Selasa, 04 Desember 2007

Menguras Uang Rakyat

Membaca berita di Harian Kompas tanggal 29 November 2007 pada halaman 2 yang berjudul “Melonjak, Bantuan untuk Parpol dari APBN” membuat kita sangat prihatin. Bagaimana tidak, Para Anggota DPR kita “yang terhormat” sedang menggodok Rancangan Undang-Undang Partai Politik yang di dalamnya menyepakati bantuan dari APBN diberikan setiap tahun dan dihitung berdasarkan perolehan suara seperti tahun 1999.

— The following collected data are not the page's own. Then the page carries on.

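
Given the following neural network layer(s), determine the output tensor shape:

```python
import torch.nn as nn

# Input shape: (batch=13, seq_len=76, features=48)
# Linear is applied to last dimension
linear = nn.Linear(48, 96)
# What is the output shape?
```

Input: (13, 76, 48) -> Output: (13, 76, 96)

Answer: (13, 76, 96)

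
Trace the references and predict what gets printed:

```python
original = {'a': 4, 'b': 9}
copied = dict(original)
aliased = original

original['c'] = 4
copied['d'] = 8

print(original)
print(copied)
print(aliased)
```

Key concept: dict() creates copy, assignment creates alias.
Step by step:
`original = {'a': 4, 'b': 9}` → original = {'a': 4, 'b': 9}
`copied = dict(original)` → copied = {'a': 4, 'b': 9}
`aliased = original` → aliased = {'a': 4, 'b': 9} (same object as original)
`original['c'] = 4` → original = {'a': 4, 'b': 9, 'c': 4} (same object as aliased); aliased = {'a': 4, 'b': 9, 'c': 4} (same object as original)
`copied['d'] = 8` → copied = {'a': 4, 'b': 9, 'd': 8}
`print(original)` → prints {'a': 4, 'b': 9, 'c': 4}
`print(copied)` → prints {'a': 4, 'b': 9, 'd': 8}
`print(aliased)` → prints {'a': 4, 'b': 9, 'c': 4}

Answer:
{'a': 4, 'b': 9, 'c': 4}
{'a': 4, 'b': 9, 'd': 8}
{'a': 4, 'b': 9, 'c': 4}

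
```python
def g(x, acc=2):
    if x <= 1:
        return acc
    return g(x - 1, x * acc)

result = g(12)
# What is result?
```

Accumulator trace (n, acc): (12, 2) -> (11, 24) -> (10, 264) -> (9, 2640) -> (8, 23760) -> (7, 190080) -> (6, 1330560) -> (5, 7983360) -> (4, 39916800) -> (3, 159667200) -> (2, 479001600) -> (1, 958003200) -> return 958003200

Answer: 958003200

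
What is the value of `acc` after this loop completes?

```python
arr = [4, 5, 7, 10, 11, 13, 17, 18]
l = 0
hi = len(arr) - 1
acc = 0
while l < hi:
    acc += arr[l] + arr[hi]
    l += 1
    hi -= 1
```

Sum of pairs from ends
`acc` takes the values: 0 → 22 → 44 → 64 → 85

Answer: 85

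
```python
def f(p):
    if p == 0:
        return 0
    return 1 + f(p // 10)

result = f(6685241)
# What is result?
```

Count of digits of 6685241: 7

Answer: 7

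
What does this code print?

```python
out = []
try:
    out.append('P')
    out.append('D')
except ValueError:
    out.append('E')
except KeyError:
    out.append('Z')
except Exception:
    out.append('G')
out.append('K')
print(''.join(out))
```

Execution trace: 'P' (try body) → 'D' (try body, no exception) → 'K' (after the try/except). Output: PDK

Answer: PDK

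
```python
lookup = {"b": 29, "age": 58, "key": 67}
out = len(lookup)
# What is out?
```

Trace:
`lookup = {"b": 29, "age": 58, "key": 67}` → lookup = {'b': 29, 'age': 58, 'key': 67}
`out = len(lookup)` → out = 3
So out = 3

Answer: 3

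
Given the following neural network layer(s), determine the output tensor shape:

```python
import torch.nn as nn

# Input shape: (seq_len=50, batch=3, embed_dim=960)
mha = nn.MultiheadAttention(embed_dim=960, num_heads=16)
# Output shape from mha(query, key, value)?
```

Input: (50, 3, 960) -> Output: (50, 3, 960)

Answer: (50, 3, 960)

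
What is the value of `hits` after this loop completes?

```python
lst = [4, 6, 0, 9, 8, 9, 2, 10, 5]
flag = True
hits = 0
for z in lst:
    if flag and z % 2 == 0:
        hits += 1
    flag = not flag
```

Count even values at even positions
`hits` takes the values: 0 → 1 → 2 → 3 → 4

Answer: 4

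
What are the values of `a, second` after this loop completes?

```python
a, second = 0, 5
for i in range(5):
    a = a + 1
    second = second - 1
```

a goes 0→5, second goes 5→0
`a, second` takes the values: (0, 5) → (1, 5) → (1, 4) → (2, 4) → (2, 3) → (3, 3) → (3, 2) → (4, 2) → (4, 1) → (5, 1) → (5, 0)

Answer: 5, 0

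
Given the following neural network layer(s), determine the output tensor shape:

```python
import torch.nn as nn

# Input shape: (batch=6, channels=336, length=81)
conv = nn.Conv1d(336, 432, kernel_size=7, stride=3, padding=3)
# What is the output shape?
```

Input: (6, 336, 81) -> Output: (6, 432, 27)

Answer: (6, 432, 27)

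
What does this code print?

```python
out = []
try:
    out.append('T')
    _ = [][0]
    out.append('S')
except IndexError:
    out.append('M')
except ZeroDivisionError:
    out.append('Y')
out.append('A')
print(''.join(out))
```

Execution trace: 'T' (try body) → 'M' (except IndexError) → 'A' (after the try/except). Output: TMA

Answer: TMA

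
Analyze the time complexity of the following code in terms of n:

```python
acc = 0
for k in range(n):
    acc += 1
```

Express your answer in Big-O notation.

Each loop level contributes: n. Multiplying the contributions gives O(n).

Answer: O(n)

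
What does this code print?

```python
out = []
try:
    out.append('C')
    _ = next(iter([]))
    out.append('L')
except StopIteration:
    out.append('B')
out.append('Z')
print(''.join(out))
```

Execution trace: 'C' (try body) → 'B' (except StopIteration) → 'Z' (after the try/except). Output: CBZ

Answer: CBZ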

Pada Pemilu 1999 satu suara dihargai Rp1.000,- dan untuk Pemilu 2009 harga satu suara diusulkan ada kenaikan dan dipertimbangkan juga tingkat kemahalan yang berbeda-beda di setiap daerah. Bila pada Pemilu 1999 bantuan diberikan pada semua partai, pada Pemilu 2009 hanya pada partai yang memperoleh kursi. Pada Pemilu 2004 dihitung berdasarkan kursi yang dihargai Rp21 juta per kursinya.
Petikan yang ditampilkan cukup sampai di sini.